The truth is if someone ask me who I am going to be in the next five years, I won’t be able to answer that certain question very clearly. The reason is simple, up till now I just do not know what I really want to be. If choosing the future means are based on issues or any other activities I like, then I give up. I like many and I am not someone who can easily focus on one thing for any long term goal. My seven years working experience teach me that in life one has to deal with the massive amount of uncertainty. So basically, we are all the sailors sailing while trying to figure this whole thing called life and future out. Nobody knows how deep or vast the ocean is, nobody knows where the nearest island and how to get the place, nobody is exactly mastering the know-how and able to arrive at the safest place alive. Without a clear direction, we constantly are living in frustrating circumstances. After all, this is the life we are living in, the life I choose to believe that I am in in order to position myself as one of the sailors.
So, what’s next after positioning myself as the hesitant sailor?

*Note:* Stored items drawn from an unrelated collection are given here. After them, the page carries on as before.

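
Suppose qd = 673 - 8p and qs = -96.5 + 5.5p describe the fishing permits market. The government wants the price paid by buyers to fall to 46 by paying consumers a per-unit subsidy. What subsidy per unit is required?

At a buyer price of 46, quantity demanded is 673 − 8·46 = 305.
Sellers supply 305 only when they receive ps with -96.5 + 5.5·ps = 305, i.e. ps = 73.
s = ps − pb = 73 − 46 = 27.

Required subsidy s = 27 per unit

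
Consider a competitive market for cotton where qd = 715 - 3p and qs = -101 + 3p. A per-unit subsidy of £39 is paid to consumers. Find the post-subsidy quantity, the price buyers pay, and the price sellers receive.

Pre-subsidy: 715 - 3p = -101 + 3p gives p* = 136, q* = 307.
With the rebate, buyers effectively pay pb = ps − 39, where ps is the price sellers receive.
Demand in terms of ps becomes qd = 715 − 3(ps − 39) = 832 - 3ps. Setting this equal to supply: 832 - 3ps = -101 + 3ps, so ps = 155.5.
Buyers pay pb = 155.5 − 39 = 116.5; q' = -101 + 3·155.5 = 365.5.

q' = 365.5; buyers pay £116.5; sellers receive £155.5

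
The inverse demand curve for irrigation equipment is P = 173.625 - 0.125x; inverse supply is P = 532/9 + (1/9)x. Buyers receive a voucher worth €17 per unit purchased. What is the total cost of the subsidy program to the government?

Pre-subsidy: 173.625 - 0.125x = 532/9 + (1/9)x gives x* = 485 and P* = 113.
With the rebate, buyers effectively pay Pb = Ps − 17, where Ps is the price sellers receive.
On the curves, Pb = 173.625 - 0.125x and Ps = 532/9 + (1/9)x; the wedge Ps − Pb = 17 gives 532/9 + (1/9)x − (173.625 - 0.125x) = 17, so x' = 557.
Then Pb = 173.625 − 0.125·557 = 104 and Ps = 532/9 + (1/9)·557 = 121.
Government outlay = subsidy × quantity = 17 × 557 = 9469.

Government cost = €9469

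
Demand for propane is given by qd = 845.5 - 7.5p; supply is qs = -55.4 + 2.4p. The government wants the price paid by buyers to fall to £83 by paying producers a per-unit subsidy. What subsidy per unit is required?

At a buyer price of 83, quantity demanded is 845.5 − 7.5·83 = 223.
Sellers supply 223 only when they receive ps with -55.4 + 2.4·ps = 223, i.e. ps = 116.
s = ps − pb = 116 − 83 = 33.

Required subsidy s = £33 per unit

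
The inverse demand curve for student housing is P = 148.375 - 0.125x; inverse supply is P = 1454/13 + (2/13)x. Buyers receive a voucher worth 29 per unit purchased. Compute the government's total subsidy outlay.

Government cost = 6815

Pre-subsidy: 148.375 - 0.125x = 1454/13 + (2/13)x gives x* = 131 and P* = 132.
With the rebate, buyers effectively pay Pb = Ps − 29, where Ps is the price sellers receive.
On the curves, Pb = 148.375 - 0.125x and Ps = 1454/13 + (2/13)x; the wedge Ps − Pb = 29 gives 1454/13 + (2/13)x − (148.375 - 0.125x) = 29, so x' = 235.
Then Pb = 148.375 − 0.125·235 = 119 and Ps = 1454/13 + (2/13)·235 = 148.
Government outlay = subsidy × quantity = 29 × 235 = 6815.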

I need to constantly learn so that I will always be ready of any possibilities ahead. When things get really tight, my safety net is to go check the data. I need to learn my surroundings, sometimes even in details. But how I catch the phenomena around me are also something else. Sometimes, it is easy for us to get overwhelmed with anything surround, meaning I need to understand how to filter all information so I will only take what I need most in order to make a decision. Still, in the circumstance full of uncertainty, which kind of data you need most? That I position myself as a curious sailor. I will not stop learning for without it, how could I survive?
Now I am not only a hesitant, but also a curious sailor. Things are now getting more confusing, yet in the same time, very much interesting.

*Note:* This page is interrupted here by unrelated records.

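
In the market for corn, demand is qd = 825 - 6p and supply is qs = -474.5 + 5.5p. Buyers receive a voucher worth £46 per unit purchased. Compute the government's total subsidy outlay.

Government cost = £12834

Pre-subsidy: 825 - 6p = -474.5 + 5.5p gives p* = 113, q* = 147.
With the rebate, buyers effectively pay pb = ps − 46, where ps is the price sellers receive.
Demand in terms of ps becomes qd = 825 − 6(ps − 46) = 1101 - 6ps. Setting this equal to supply: 1101 - 6ps = -474.5 + 5.5ps, so ps = 137.
Buyers pay pb = 137 − 46 = 91; q' = -474.5 + 5.5·137 = 279.
Government outlay = subsidy × quantity = 46 × 279 = 12834.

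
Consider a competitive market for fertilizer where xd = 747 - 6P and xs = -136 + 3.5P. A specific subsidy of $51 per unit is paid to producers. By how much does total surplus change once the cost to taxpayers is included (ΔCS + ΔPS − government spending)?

Pre-subsidy: 747 - 6P = -136 + 3.5P gives P* = 1766/19, x* = 3597/19.
With the subsidy, sellers receive Ps = Pb + 51 for each unit, where Pb is the price buyers pay.
Supply in terms of Pb becomes xs = -136 + 3.5(Pb + 51) = 42.5 + 3.5Pb. Setting this equal to demand: 747 - 6Pb = 42.5 + 3.5Pb, so Pb = 1409/19.
Sellers receive Ps = 1409/19 + 51 = 2378/19; x' = 747 − 6·(1409/19) = 5739/19.
ΔCS = ½(3597/19 + 5739/19)(1766/19 − 1409/19) = 1666476/361; ΔPS = ½(3597/19 + 5739/19)(2378/19 − 1766/19) = 2856816/361.
Government spending = 51 × 5739/19 = 292689/19.
Net change = 1666476/361 + 2856816/361 − 292689/19 = -54621/19. The loss equals the DWL triangle ½·51·2142/19.

Net change in total surplus = -54621/19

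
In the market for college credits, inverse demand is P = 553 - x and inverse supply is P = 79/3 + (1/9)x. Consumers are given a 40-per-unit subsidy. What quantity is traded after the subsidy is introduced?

x' = 510

Pre-subsidy: 553 - x = 79/3 + (1/9)x gives x* = 474 and P* = 79.
With the rebate, buyers effectively pay Pb = Ps − 40, where Ps is the price sellers receive.
On the curves, Pb = 553 - x and Ps = 79/3 + (1/9)x; the wedge Ps − Pb = 40 gives 79/3 + (1/9)x − (553 - x) = 40, so x' = 510.
Then Pb = 553 − 1·510 = 43 and Ps = 79/3 + (1/9)·510 = 83.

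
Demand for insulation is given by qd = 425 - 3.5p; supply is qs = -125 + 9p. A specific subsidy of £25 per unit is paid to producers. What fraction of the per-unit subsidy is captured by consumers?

Consumer share = 0.72

Pre-subsidy: 425 - 3.5p = -125 + 9p gives p* = 44, q* = 271.
With the subsidy, sellers receive ps = pb + 25 for each unit, where pb is the price buyers pay.
Supply in terms of pb becomes qs = -125 + 9(pb + 25) = 100 + 9pb. Setting this equal to demand: 425 - 3.5pb = 100 + 9pb, so pb = 26.
Sellers receive ps = 26 + 25 = 51; q' = 425 − 3.5·26 = 334.
Buyers' price falls by p* − pb = 44 − 26 = 18; sellers' price rises by ps − p* = 51 − 44 = 7.
So consumers capture 18/25 = 0.72 of each unit of subsidy.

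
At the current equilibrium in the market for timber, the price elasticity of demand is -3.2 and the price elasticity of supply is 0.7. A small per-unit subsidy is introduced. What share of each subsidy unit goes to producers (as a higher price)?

For a small subsidy around the equilibrium, the benefit split depends on the relative slopes, which at a point are proportional to the elasticities.
Buyer share = εs/(εs + |εd|) = 0.7/(0.7 + 3.2) = 7/39; seller share = |εd|/(εs + |εd|) = 32/39.
So producers capture 32/39 of the subsidy.

Producer share = 32/39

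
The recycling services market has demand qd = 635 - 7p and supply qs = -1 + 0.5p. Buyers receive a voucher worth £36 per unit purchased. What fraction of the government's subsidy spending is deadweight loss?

Pre-subsidy: 635 - 7p = -1 + 0.5p gives p* = 84.8, q* = 41.4.
With the rebate, buyers effectively pay pb = ps − 36, where ps is the price sellers receive.
Demand in terms of ps becomes qd = 635 − 7(ps − 36) = 887 - 7ps. Setting this equal to supply: 887 - 7ps = -1 + 0.5ps, so ps = 118.4.
Buyers pay pb = 118.4 − 36 = 82.4; q' = -1 + 0.5·118.4 = 58.2.
ΔCS = ½(41.4 + 58.2)(84.8 − 82.4) = 119.52; ΔPS = ½(41.4 + 58.2)(118.4 − 84.8) = 1673.28.
Government spending = 36 × 58.2 = 2095.2.
DWL = ½ × 36 × (58.2 − 41.4) = 302.4; fraction = 302.4 / 2095.2 = 14/97.

DWL / government spending = 14/97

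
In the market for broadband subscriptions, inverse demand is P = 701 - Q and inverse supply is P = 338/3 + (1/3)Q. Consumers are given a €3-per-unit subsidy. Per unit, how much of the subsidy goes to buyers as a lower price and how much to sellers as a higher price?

Pre-subsidy: 701 - Q = 338/3 + (1/3)Q gives Q* = 441.25 and P* = 259.75.
With the rebate, buyers effectively pay Pb = Ps − 3, where Ps is the price sellers receive.
On the curves, Pb = 701 - Q and Ps = 338/3 + (1/3)Q; the wedge Ps − Pb = 3 gives 338/3 + (1/3)Q − (701 - Q) = 3, so Q' = 443.5.
Then Pb = 701 − 1·443.5 = 257.5 and Ps = 338/3 + (1/3)·443.5 = 260.5.
Buyers' price falls by P* − Pb = 259.75 − 257.5 = 2.25; sellers' price rises by Ps − P* = 260.5 − 259.75 = 0.75.

Buyers gain €2.25 per unit; sellers gain €0.75 per unit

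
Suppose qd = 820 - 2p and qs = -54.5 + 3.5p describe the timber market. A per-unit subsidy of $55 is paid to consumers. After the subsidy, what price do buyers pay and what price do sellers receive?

Buyers pay $124; sellers receive $179

Pre-subsidy: 820 - 2p = -54.5 + 3.5p gives p* = 159, q* = 502.
With the rebate, buyers effectively pay pb = ps − 55, where ps is the price sellers receive.
Demand in terms of ps becomes qd = 820 − 2(ps − 55) = 930 - 2ps. Setting this equal to supply: 930 - 2ps = -54.5 + 3.5ps, so ps = 179.
Buyers pay pb = 179 − 55 = 124; q' = -54.5 + 3.5·179 = 572.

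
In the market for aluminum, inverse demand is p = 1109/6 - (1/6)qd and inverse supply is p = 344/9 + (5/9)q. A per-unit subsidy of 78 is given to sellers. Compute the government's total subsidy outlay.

Pre-subsidy: 1109/6 - (1/6)q = 344/9 + (5/9)q gives q* = 203 and p* = 151.
With the subsidy, sellers receive ps = pb + 78 for each unit, where pb is the price buyers pay.
On the curves, pb = 1109/6 - (1/6)q and ps = 344/9 + (5/9)q; the wedge ps − pb = 78 gives 344/9 + (5/9)q − (1109/6 - (1/6)q) = 78, so q' = 311.
Then pb = 1109/6 − (1/6)·311 = 133 and ps = 344/9 + (5/9)·311 = 211.
Government outlay = subsidy × quantity = 78 × 311 = 24258.

Government cost = 24258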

Even the smartest ideas will worth nothing if I could not even implement and make my surrounding work for me. The idea will stay untouchable and mean nothing. It is no secret that all of us have very good ideas and argumentation, but, are the ideas worth to try? Are they measurable and feasible enough to be achieved? I am still not sure, I will always need to figure everything out. I need to constantly make efforts on how I am going to work with any given sources around me.
Long story short, my life is still undecided and unclear. This year I am turning 27, single, and still not sure about my life in the future for I really do not know how my life will turn out to be. My constantly changing paths do have their own reasons and melodrama. With all the realization, I am even expecting more to come. I believe we can not avoid this fact, but don’t worry, we just need to manage them. So then, am I ambitious enough as a woman? I am not that certain being who choose her path in order to gain any recognition nor to be someone who want to help as many beings as possible. My learning paths are still changing, they are not even static. The path I choose is mainly for my own survival and protection. I am learning a lot mainly for my own self and so I could survive in the ocean called uncertainty as a lone sailor.